Buna göre aynen bölünerek paylaştırma mümkün ise hakim o şekilde, değilse açık artırma ile satış kararı verecektir. Kanunun bu maddesi amir bir nitelik taşır. Aynı Kanunun 703/son maddesi de elbirliği mülkiyetinde paylaşma, aksine hüküm bulunmadıkça paylı mülkiyet hükümlerine göre yapılır kuralını öngörür. Kanunu Medeni’nin 627. maddesi taksim davasından söz ederken Medeni Kanunun 698. maddesi başlığı ise “paylaşma istemi” şeklinde kaleme alınmıştır. Maddede “dava” sözcüğü yerine davayı da içine alan daha kapsamlı “istem” sözcüğüne yer verilmiştir.

Bu kanuni düzenlemeden anlaşılacağı üzere paylaşma isteme (taksim davası açma) hakkı kural olarak paylı mülkiyette paydaşa, elbirliği mülkiyetinde ise mirasçıya tanınmıştır.
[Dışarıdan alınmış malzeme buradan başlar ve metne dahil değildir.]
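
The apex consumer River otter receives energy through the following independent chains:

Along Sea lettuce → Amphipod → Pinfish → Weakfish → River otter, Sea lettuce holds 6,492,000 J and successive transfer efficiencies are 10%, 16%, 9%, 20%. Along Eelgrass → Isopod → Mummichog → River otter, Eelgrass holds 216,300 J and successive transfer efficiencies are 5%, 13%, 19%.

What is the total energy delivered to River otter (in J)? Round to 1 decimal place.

2136.8 J

Via Sea lettuce: 6492000 × 0.1 × 0.16 × 0.09 × 0.2 = 1869.696 J
Via Eelgrass: 216300 × 0.05 × 0.13 × 0.19 = 267.1305 J
Total at River otter: 1869.696 + 267.1305 = 2136.8265 J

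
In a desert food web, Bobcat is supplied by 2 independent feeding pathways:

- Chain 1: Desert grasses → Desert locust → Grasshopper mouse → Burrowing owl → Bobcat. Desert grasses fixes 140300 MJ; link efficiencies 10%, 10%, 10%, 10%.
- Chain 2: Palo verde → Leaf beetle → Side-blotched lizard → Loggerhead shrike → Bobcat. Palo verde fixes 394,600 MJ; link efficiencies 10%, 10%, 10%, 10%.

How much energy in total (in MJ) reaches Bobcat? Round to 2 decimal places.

Chain 1: 140300 × 0.1 × 0.1 × 0.1 × 0.1 = 14.03 MJ
Chain 2: 394600 × 0.1 × 0.1 × 0.1 × 0.1 = 39.46 MJ
Total at Bobcat: 14.03 + 39.46 = 53.49 MJ

53.49 MJ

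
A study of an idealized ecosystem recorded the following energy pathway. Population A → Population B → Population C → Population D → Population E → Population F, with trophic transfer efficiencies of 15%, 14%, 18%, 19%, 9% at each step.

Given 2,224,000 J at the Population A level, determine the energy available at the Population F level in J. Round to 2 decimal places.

143.75 J

Population B: 2224000 × 0.15 = 333600 J
Population C: 333600 × 0.14 = 46704 J
Population D: 46704 × 0.18 = 8406.72 J
Population E: 8406.72 × 0.19 = 1597.2768 J
Population F: 1597.2768 × 0.09 = 143.754912 J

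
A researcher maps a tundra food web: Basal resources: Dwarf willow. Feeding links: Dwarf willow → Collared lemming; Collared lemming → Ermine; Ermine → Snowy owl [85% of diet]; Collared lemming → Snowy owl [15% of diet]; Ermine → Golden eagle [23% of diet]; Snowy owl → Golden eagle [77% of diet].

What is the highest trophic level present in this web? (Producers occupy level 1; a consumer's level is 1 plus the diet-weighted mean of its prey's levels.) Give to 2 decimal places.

4.65

Collared lemming: 1 + 1 = 2
Ermine: 1 + 2 = 3
Snowy owl: 1 + (0.85×3 + 0.15×2) = 3.85
Golden eagle: 1 + (0.23×3 + 0.77×3.85) = 4.6545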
Malik olmayan kimseye paylaşma isteme ve paylaşmaya katılma hakkı tanınmamıştır. Örneğin Kanunu Medeni’nin 612, Medeni Kanunun 677. maddeleri miras payının temliki konusunda üçüncü kişi ile sözleşme yapma imkanı vermesine karşın, bu kimseye paylaşmaya katılma yetkisi vermemektedir. O halde paydaş olmayan kimsenin paylaşma (taksim) davası açması mümkün değildir.

Kanunu Medeni’nin 648. maddesine göre bir mirasçıya düşen hisseyi temellük eden veya haczeden yahut o mirasçı aleyhine borcunu ödemekten acze dair icra vesikası olan alacaklı hakimin mirasçı yerine kaim olmak üzere taksime iştirakini isteyebilecektir. Taksime iştirak paylaşma (davayı) isteme hakkını da kapsar. Paylaşma davası açma hakkı paydaş ya da mirasçıya ait olduğundan ve borcunu ödemeyen mirasçıdan alacağın tahsili sonucunu doğuran bir davayı açması da beklenemeyeceğinden kanunun sözü edilen maddesi ile bu hak hakime tanınmış, hakim borçlu mirasçı yerine dava açması konusunda alacaklıya yetki vermekte, alacaklı da hakimden aldığı bu yetkiye dayanarak taksim davası açmakta idi.

Kanun koyucu böyle bir durumu uygun görmediğinden Türk Medeni Kanunun 648. maddesiyle yeni bir hüküm getirmiş, alacaklıya sulh hakiminden paylaşmaya katılmak üzere bir kayyım atanmasını isteyebilir tarzında bir düzenleme yapılmıştır. Buna göre alacaklı sulh hakiminden paylaşmaya katılmak üzere kayyım atanmasını isteyecek, kayyım atandığında kayyım paydaşlığın giderilmesi taksim davası açacak, davaya kayyım huzuru ile devam edilip sonuçlandırılacaktır. Yasa maddesinde bizzat borçluya değil borçlu adına mirasın paylaşılmasını istemek, gerektiğinde paydaşlığın giderilmesi davası açmak üzere bir kimsenin kayyım atanması amaçlanmıştır. Kanunun bu hükmü dikkate alınmaksızın davaya alacaklı huzuruyla devam edilip sonuçlandırılması doğru değildir. Bundan zühul ile yazılı şekilde hüküm verilmesi doğru değildir. Hükmün BOZULMASINA, (Y.6.HD. 15.06.2004 T. 4804 E. 4927 K.)